Voilà l’un des enjeux soulevés par Michel Morisset, professeur titulaire à l’Université Laval et conférencier au déjeuner-causerie ATA-ITA, au 13e Salon de l’agriculture, le 11 janvier dernier.

Le Québec accuse un retard de plus en plus « préoccupant » par rapport à l’Ontario à cet égard. « Nos voisins ontariens consacrent maintenant 700 M$ par an à ce chapitre, contre 300 M$ au Québec. Le fossé n’a cessé de se creuser depuis dix ans », a signalé M. Morisset. Les marges bénéficiaires inférieures au Québec, dues entre autres à la petite taille de nos usines, expliquent en partie ce retard, un état de fait qui devrait préoccuper les producteurs d’ici. « Si les transformateurs québécois ne possèdent pas d’usines de classe mondiale, ils auront de la difficulté à concurrencer les produits venant de l’Ontario et de l’étranger et ils ne pourront plus acheter les produits agricoles d’ici », a-t-il confié à laTerre, évoquant les exemples de Bonduelle et l’usine de trituration de soya et de canola de TRT ETGO.

La transformation constitue le passage obligé de la vaste majorité des produits agricoles. Pour l’heure, les industriels québécois s’approvisionnent à hauteur de 45 % chez les agriculteurs d’ici et complètent leurs achats au Canada (22 %) et à l’étranger (12 %). Ils vendent 38 % de leurs produits aux détaillants et aux restaurateurs du Québec, mais la part qui va aux exportations interprovinciales (27 %) et internationales (17 %) reste très importante.
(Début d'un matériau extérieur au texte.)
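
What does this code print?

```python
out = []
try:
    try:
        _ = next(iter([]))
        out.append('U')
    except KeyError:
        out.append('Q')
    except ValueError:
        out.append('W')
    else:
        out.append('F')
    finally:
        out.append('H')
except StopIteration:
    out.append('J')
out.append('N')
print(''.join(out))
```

Execution trace: 'H' (inner finally) → 'J' (outer except StopIteration) → 'N' (after the try/except). Output: HJN

Answer: HJN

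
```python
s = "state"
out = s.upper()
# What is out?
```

Trace:
`s = "state"` → s = 'state'
`out = s.upper()` → out = 'STATE'
So out = 'STATE'

Answer: 'STATE'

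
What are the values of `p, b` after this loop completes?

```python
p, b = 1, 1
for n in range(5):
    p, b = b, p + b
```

Fibonacci: after 5 iterations
`p, b` takes the values: (1, 1) → (1, 2) → (2, 3) → (3, 5) → (5, 8) → (8, 13)

Answer: 8, 13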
Les viandes, le porc surtout, demeurent le fer de lance des exportations québécoises, qui affichent une croissance de 3,9 % par an, supérieure à l’Ontario, et qui dépassent les 4 G$.
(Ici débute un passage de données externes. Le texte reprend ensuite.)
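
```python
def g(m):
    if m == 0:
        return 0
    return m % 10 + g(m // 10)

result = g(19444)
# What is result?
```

Sum of digits of 19444: 4 + 4 + 4 + 9 + 1 = 22

Answer: 22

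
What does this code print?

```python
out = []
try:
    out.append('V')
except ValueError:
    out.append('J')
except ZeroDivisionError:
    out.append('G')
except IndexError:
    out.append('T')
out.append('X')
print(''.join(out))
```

Execution trace: 'V' (try body, no exception) → 'X' (after the try/except). Output: VX

Answer: VX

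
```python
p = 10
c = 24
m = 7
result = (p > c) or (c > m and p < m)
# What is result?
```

Trace:
`p = 10` → p = 10
`c = 24` → c = 24
`m = 7` → m = 7
`result = (p > c) or (c > m and p < m)` → result = False
So result = False

Answer: False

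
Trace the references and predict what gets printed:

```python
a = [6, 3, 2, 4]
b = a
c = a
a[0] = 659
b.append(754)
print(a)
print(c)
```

Key concept: multiple aliases.
Step by step:
`a = [6, 3, 2, 4]` → a = [6, 3, 2, 4]
`b = a` → b = [6, 3, 2, 4] (same object as a)
`c = a` → c = [6, 3, 2, 4] (same object as a, b)
`a[0] = 659` → a = [659, 3, 2, 4] (same object as b, c); b = [659, 3, 2, 4] (same object as a, c); c = [659, 3, 2, 4] (same object as a, b)
`b.append(754)` → a = [659, 3, 2, 4, 754] (same object as b, c); b = [659, 3, 2, 4, 754] (same object as a, c); c = [659, 3, 2, 4, 754] (same object as a, b)
`print(a)` → prints [659, 3, 2, 4, 754]
`print(c)` → prints [659, 3, 2, 4, 754]

Answer:
[659, 3, 2, 4, 754]
[659, 3, 2, 4, 754]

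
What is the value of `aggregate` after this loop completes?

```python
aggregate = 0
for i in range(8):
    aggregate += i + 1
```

Start at 0, add 1 to 8 = 36
`aggregate` takes the values: 0 → 1 → 3 → 6 → 10 → 15 → 21 → 28 → 36

Answer: 36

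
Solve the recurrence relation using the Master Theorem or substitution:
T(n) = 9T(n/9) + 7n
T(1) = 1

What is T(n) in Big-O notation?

By Master Theorem: a=9, b=9, f(n)=7n. Since log_9(9) = 1 and f(n) = Θ(n^1), Case 2 applies. T(n) = O(n log n).

Answer: O(n log n)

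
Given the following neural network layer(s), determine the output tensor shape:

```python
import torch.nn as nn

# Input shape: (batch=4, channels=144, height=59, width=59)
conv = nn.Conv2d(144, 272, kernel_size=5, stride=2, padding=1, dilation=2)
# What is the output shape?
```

Input: (4, 144, 59, 59) -> Output: (4, 272, 27, 27)

Answer: (4, 272, 27, 27)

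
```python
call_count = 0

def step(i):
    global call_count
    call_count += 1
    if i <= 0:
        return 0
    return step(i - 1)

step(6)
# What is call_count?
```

Linear recursion stepping by 1: 7 calls from i=6 down to ≤0.

Answer: 7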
Le lien entre les distributeurs et les agriculteurs, et même avec les transformateurs, est beaucoup plus ténu. Ils s’approvisionnent déjà ailleurs qu’au Québec pour au moins la moitié de leurs produits alimentaires, une réalité qui pourrait s’accentuer avec l’expansion de Wal-Mart et l’arrivée de Target au pays, reconnues pour mettre une pression à la baisse sur les prix.
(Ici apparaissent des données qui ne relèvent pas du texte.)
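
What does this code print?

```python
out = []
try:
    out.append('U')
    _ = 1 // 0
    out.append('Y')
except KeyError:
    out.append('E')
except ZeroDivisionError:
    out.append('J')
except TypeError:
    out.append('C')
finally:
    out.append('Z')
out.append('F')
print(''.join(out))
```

Execution trace: 'U' (try body) → 'J' (except ZeroDivisionError) → 'Z' (finally) → 'F' (after the try/except). Output: UJZF

Answer: UJZF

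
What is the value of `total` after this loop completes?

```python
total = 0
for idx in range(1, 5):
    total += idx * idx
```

Sum of squares 1² to 4² = 30
`total` takes the values: 0 → 1 → 5 → 14 → 30

Answer: 30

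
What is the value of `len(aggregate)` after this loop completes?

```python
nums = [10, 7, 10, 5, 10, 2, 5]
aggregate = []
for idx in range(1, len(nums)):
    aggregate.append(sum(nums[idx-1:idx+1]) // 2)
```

Number of 2-element averages
`aggregate` takes the values: [] → [8] → [8, 8] → [8, 8, 7] → [8, 8, 7, 7] → [8, 8, 7, 7, 6] → [8, 8, 7, 7, 6, 3]
So `len(aggregate)` = 6

Answer: 6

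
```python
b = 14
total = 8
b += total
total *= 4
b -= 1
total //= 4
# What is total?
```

Trace:
`b = 14` → b = 14
`total = 8` → total = 8
`b += total` → b = 22
`total *= 4` → total = 32
`b -= 1` → b = 21
`total //= 4` → total = 8
So total = 8

Answer: 8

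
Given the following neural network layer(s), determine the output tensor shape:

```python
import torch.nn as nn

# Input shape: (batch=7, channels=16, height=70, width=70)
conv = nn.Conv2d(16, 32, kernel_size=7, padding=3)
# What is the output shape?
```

Input: (7, 16, 70, 70) -> Output: (7, 32, 70, 70)

Answer: (7, 32, 70, 70)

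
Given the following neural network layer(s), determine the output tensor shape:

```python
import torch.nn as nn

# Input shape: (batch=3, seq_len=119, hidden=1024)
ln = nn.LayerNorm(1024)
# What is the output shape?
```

Input: (3, 119, 1024) -> Output: (3, 119, 1024)

Answer: (3, 119, 1024)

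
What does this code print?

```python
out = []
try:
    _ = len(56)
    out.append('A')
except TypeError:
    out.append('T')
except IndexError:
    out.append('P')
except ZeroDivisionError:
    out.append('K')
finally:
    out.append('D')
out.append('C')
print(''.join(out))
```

Execution trace: 'T' (except TypeError) → 'D' (finally) → 'C' (after the try/except). Output: TDC

Answer: TDC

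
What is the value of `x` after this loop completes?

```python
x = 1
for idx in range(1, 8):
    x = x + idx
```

Start at 1, add 1 through 7
`x` takes the values: 1 → 2 → 4 → 7 → 11 → 16 → 22 → 29

Answer: 29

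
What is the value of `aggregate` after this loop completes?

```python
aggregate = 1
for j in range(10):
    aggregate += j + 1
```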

Les transformateurs québécois n’ont d’autre choix que d’améliorer leur compétitivité « pour demeurer sur les marchés et pour conserver leur accès aux tablettes des supermarchés, là où s’échangent les plus gros volumes de produits alimentaires », selon M. Morisset. Ils devront de surcroît composer avec les exigences de plus en plus élevées des grandes chaînes de détaillants au chapitre de la responsabilité sociale, de l’environnement et de la traçabilité. Devant tous ces défis, les transformateurs et les agriculteurs ont tout intérêt à ne pas diluer leurs forces dans des débats stériles.